Smith’s drop-off is the biggest reason the Coyotes are flirting with missing the playoffs one season after reaching the Western Conference final. But on an individual level, no player has fallen further than Elliott, who led the league in goals against average last season and save percentage.

The Blues gave Elliott a two-year, $3.6 million extension after that performance – a move that is likely turning stomachs in the executive suites this season because he is ranked 46th in goals against average (3.65) and 47th (dead last) in save percentage (.851).

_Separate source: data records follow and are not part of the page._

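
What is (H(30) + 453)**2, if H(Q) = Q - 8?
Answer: 225625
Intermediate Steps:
H(Q) = -8 + Q
(H(30) + 453)**2 = ((-8 + 30) + 453)**2 = (22 + 453)**2 = 475**2 = 225625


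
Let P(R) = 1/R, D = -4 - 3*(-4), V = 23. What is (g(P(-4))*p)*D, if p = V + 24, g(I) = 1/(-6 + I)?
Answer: -1504/25 ≈ -60.160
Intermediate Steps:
D = 8 (D = -4 + 12 = 8)
p = 47 (p = 23 + 24 = 47)
(g(P(-4))*p)*D = (47/(-6 + 1/(-4)))*8 = (47/(-6 - 1/4))*8 = (47/(-25/4))*8 = -4/25*47*8 = -188/25*8 = -1504/25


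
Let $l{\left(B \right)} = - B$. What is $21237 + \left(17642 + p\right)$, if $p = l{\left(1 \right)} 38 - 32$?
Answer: $38809$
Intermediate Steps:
$p = -70$ ($p = \left(-1\right) 1 \cdot 38 - 32 = \left(-1\right) 38 - 32 = -38 - 32 = -70$)
$21237 + \left(17642 + p\right) = 21237 + \left(17642 - 70\right) = 21237 + 17572 = 38809$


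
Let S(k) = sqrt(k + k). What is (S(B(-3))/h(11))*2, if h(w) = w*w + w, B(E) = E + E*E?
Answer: sqrt(3)/33 ≈ 0.052486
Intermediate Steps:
B(E) = E + E**2
S(k) = sqrt(2)*sqrt(k) (S(k) = sqrt(2*k) = sqrt(2)*sqrt(k))
h(w) = w + w**2 (h(w) = w**2 + w = w + w**2)
(S(B(-3))/h(11))*2 = ((sqrt(2)*sqrt(-3*(1 - 3)))/((11*(1 + 11))))*2 = ((sqrt(2)*sqrt(-3*(-2)))/((11*12)))*2 = ((sqrt(2)*sqrt(6))/132)*2 = ((2*sqrt(3))*(1/132))*2 = (sqrt(3)/66)*2 = sqrt(3)/33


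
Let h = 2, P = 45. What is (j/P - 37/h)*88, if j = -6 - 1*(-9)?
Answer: -24332/15 ≈ -1622.1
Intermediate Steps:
j = 3 (j = -6 + 9 = 3)
(j/P - 37/h)*88 = (3/45 - 37/2)*88 = (3*(1/45) - 37*½)*88 = (1/15 - 37/2)*88 = -553/30*88 = -24332/15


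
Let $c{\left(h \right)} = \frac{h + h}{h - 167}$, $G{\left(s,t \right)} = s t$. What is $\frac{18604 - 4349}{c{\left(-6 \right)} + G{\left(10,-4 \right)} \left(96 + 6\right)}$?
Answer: $- \frac{2466115}{705828} \approx -3.4939$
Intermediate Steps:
$c{\left(h \right)} = \frac{2 h}{-167 + h}$
$\frac{18604 - 4349}{c{\left(-6 \right)} + G{\left(10,-4 \right)} \left(96 + 6\right)} = \frac{18604 - 4349}{2 \left(-6\right) \frac{1}{-167 - 6} + 10 \left(-4\right) \left(96 + 6\right)} = \frac{14255}{2 \left(-6\right) \frac{1}{-173} - 4080} = \frac{14255}{2 \left(-6\right) \left(- \frac{1}{173}\right) - 4080} = \frac{14255}{\frac{12}{173} - 4080} = \frac{14255}{- \frac{705828}{173}} = 14255 \left(- \frac{173}{705828}\right) = - \frac{2466115}{705828}$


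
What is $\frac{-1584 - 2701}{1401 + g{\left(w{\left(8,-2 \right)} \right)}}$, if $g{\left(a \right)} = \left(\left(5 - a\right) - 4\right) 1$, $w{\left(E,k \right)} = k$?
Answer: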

Elliott hasn’t started a game since March 3 when he allowed four goals on 27 shots in a loss to Dallas, but St. Louis is fortunate that it had rookie Jake Allen to turn to when Jaroslav Halak also struggled. Smith hasn’t been as fortunate. Despite his struggles, the Coyotes continued to start him before a whiplash injury sidelined him this week. The club has shown virtually no faith in backup Jason LaBarbera, which makes you wonder why the club didn’t address the need for a backup before the season started.

“Especially this season,” Ranford said. “You look around the league. There’s a lot of teams doing it right now. Teams want to win and go far by riding their top guy, but you have to make sure you have the energy to go a long way in the playoffs and that’s a challenge this season.”

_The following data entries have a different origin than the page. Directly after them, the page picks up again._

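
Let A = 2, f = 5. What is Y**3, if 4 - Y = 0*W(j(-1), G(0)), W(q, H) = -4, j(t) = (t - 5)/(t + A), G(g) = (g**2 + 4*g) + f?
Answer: 64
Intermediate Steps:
G(g) = 5 + g**2 + 4*g (G(g) = (g**2 + 4*g) + 5 = 5 + g**2 + 4*g)
j(t) = (-5 + t)/(2 + t) (j(t) = (t - 5)/(t + 2) = (-5 + t)/(2 + t))
Y = 4 (Y = 4 - 0*(-4) = 4 - 1*0 = 4 + 0 = 4)
Y**3 = 4**3 = 64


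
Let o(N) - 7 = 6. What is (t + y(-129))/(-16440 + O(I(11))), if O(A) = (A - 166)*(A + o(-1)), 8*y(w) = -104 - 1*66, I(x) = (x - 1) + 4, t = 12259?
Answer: -16317/27392 ≈ -0.59569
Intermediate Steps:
o(N) = 13 (o(N) = 7 + 6 = 13)
I(x) = 3 + x (I(x) = (-1 + x) + 4 = 3 + x)
y(w) = -85/4 (y(w) = (-104 - 1*66)/8 = (-104 - 66)/8 = (⅛)*(-170) = -85/4)
O(A) = (-166 + A)*(13 + A) (O(A) = (A - 166)*(A + 13) = (-166 + A)*(13 + A))
(t + y(-129))/(-16440 + O(I(11))) = (12259 - 85/4)/(-16440 + (-2158 + (3 + 11)² - 153*(3 + 11))) = 48951/(4*(-16440 + (-2158 + 14² - 153*14))) = 48951/(4*(-16440 + (-2158 + 196 - 2142))) = 48951/(4*(-16440 - 4104)) = (48951/4)/(-20544) = (48951/4)*(-1/20544) = -16317/27392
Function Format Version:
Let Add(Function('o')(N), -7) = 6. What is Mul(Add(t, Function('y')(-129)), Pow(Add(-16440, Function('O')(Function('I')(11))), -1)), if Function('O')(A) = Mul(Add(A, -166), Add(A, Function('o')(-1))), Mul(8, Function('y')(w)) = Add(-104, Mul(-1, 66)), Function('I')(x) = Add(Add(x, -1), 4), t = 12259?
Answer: Rational(-16317, 27392) ≈ -0.59569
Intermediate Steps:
Function('o')(N) = 13 (Function('o')(N) = Add(7, 6) = 13)
Function('I')(x) = Add(3, x) (Function('I')(x) = Add(Add(-1, x), 4) = Add(3, x))
Function('y')(w) = Rational(-85, 4) (Function('y')(w) = Mul(Rational(1, 8), Add(-104, Mul(-1, 66))) = Mul(Rational(1, 8), Add(-104, -66)) = Mul(Rational(1, 8), -170) = Rational(-85, 4))
Function('O')(A) = Mul(Add(-166, A), Add(13, A)) (Function('O')(A) = Mul(Add(A, -166), Add(A, 13)) = Mul(Add(-166, A), Add(13, A)))
Mul(Add(t, Function('y')(-129)), Pow(Add(-16440, Function('O')(Function('I')(11))), -1)) = Mul(Add(12259, Rational(-85, 4)), Pow(Add(-16440, Add(-2158, Pow(Add(3, 11), 2), Mul(-153, Add(3, 11)))), -1)) = Mul(Rational(48951, 4), Pow(Add(-16440, Add(-2158, Pow(14, 2), Mul(-153, 14))), -1)) = Mul(Rational(48951, 4), Pow(Add(-16440, Add(-2158, 196, -2142)), -1)) = Mul(Rational(48951, 4), Pow(Add(-16440, -4104), -1)) = Mul(Rational(48951, 4), Pow(-20544, -1)) = Mul(Rational(48951, 4), Rational(-1, 20544)) = Rational(-16317, 27392)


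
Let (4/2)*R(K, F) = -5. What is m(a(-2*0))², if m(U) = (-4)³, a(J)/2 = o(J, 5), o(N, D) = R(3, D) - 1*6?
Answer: 4096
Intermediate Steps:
R(K, F) = -5/2 (R(K, F) = (½)*(-5) = -5/2)
o(N, D) = -17/2 (o(N, D) = -5/2 - 1*6 = -5/2 - 6 = -17/2)
a(J) = -17 (a(J) = 2*(-17/2) = -17)
m(U) = -64
m(a(-2*0))² = (-64)² = 4096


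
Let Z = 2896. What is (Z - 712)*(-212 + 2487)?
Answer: 4968600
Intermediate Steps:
(Z - 712)*(-212 + 2487) = (2896 - 712)*(-212 + 2487) = 2184*2275 = 4968600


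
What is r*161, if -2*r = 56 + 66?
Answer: -9821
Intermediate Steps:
r = -61 (r = -(56 + 66)/2 = -1/2*122 = -61)
r*161 = -61*161 = -9821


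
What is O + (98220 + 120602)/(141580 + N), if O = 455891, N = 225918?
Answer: 83769624770/183749 ≈ 4.5589e+5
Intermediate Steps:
O + (98220 + 120602)/(141580 + N) = 455891 + (98220 + 120602)/(141580 + 225918) = 455891 + 218822/367498 = 455891 + 218822*(1/367498) = 455891 + 109411/183749 = 83769624770/183749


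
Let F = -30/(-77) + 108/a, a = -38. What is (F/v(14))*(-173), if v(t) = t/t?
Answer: 620724/1463 ≈ 424.28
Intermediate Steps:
v(t) = 1
F = -3588/1463 (F = -30/(-77) + 108/(-38) = -30*(-1/77) + 108*(-1/38) = 30/77 - 54/19 = -3588/1463 ≈ -2.4525)
(F/v(14))*(-173) = (-3588/1463/1)*(-173) = (1*(-3588/1463))*(-173) = -3588/1463*(-173) = 620724/1463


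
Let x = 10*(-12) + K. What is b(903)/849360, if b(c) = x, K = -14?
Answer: -67/424680 ≈ -0.00015777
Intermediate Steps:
x = -134 (x = 10*(-12) - 14 = -120 - 14 = -134)
b(c) = -134
b(903)/849360 = -134/849360 = -134*1/849360 = -67/424680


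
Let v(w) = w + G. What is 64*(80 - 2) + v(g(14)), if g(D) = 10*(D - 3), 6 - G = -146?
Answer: 5254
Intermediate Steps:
G = 152 (G = 6 - 1*(-146) = 6 + 146 = 152)
g(D) = -30 + 10*D (g(D) = 10*(-3 + D) = -30 + 10*D)
v(w) = 152 + w (v(w) = w + 152 = 152 + w)
64*(80 - 2) + v(g(14)) = 64*(80 - 2) + (152 + (-30 + 10*14)) = 64*78 + (152 + (-30 + 140)) = 4992 + (152 + 110) = 4992 + 262 = 5254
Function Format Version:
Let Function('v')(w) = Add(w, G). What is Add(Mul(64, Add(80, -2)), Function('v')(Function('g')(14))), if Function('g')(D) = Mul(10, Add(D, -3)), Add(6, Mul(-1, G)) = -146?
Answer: 5254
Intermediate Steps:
G = 152 (G = Add(6, Mul(-1, -146)) = Add(6, 146) = 152)
Function('g')(D) = Add(-30, Mul(10, D)) (Function('g')(D) = Mul(10, Add(-3, D)) = Add(-30, Mul(10, D)))
Function('v')(w) = Add(152, w) (Function('v')(w) = Add(w, 152) = Add(152, w))
Add(Mul(64, Add(80, -2)), Function('v')(Function('g')(14))) = Add(Mul(64, Add(80, -2)), Add(152, Add(-30, Mul(10, 14)))) = Add(Mul(64, 78), Add(152, Add(-30, 140))) = Add(4992, Add(152, 110)) = Add(4992, 262) = 5254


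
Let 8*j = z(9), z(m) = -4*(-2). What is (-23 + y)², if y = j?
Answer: 484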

Several of the West’s top teams recognized that from the get-go. Chicago has played backup Ray Emery in 15 games while starter Corey Crawford has logged 20. Anaheim’s Viktor Fasth has played 16 games while starter Jonas Hiller has played 18. Schneider and Roberto Luongo have nearly split duties in Vancouver and the emergence of Jonathan Bernier helped ease Quick’s slow start.

Bernier was third in goals against average (1.94) and tied for fourth in save percentage (.923) through 10 games.

“I had a little bit of a slow start but Jonathan’s been great,” Quick said. “That helped us stay in the race and I think we’re playing pretty good hockey right now.”

How long it lasts is anybody’s guess in what are unprecedented circumstances for all but a handful of the NHL’s goalies.

“Goalies go through ebbs and flows, but right now, because of this schedule, those are being magnified both ways,” said Schneider, who is 5-0 with a .962 save percentage and two shutouts in his last five starts. “If you go into a slump it’s that much harder to get out of it because there just aren’t as many games to play. On the flip side, if you’re on a hot streak it looks that much better.

“You just hope, if you’re on a roll, that it carries right into the playoffs.”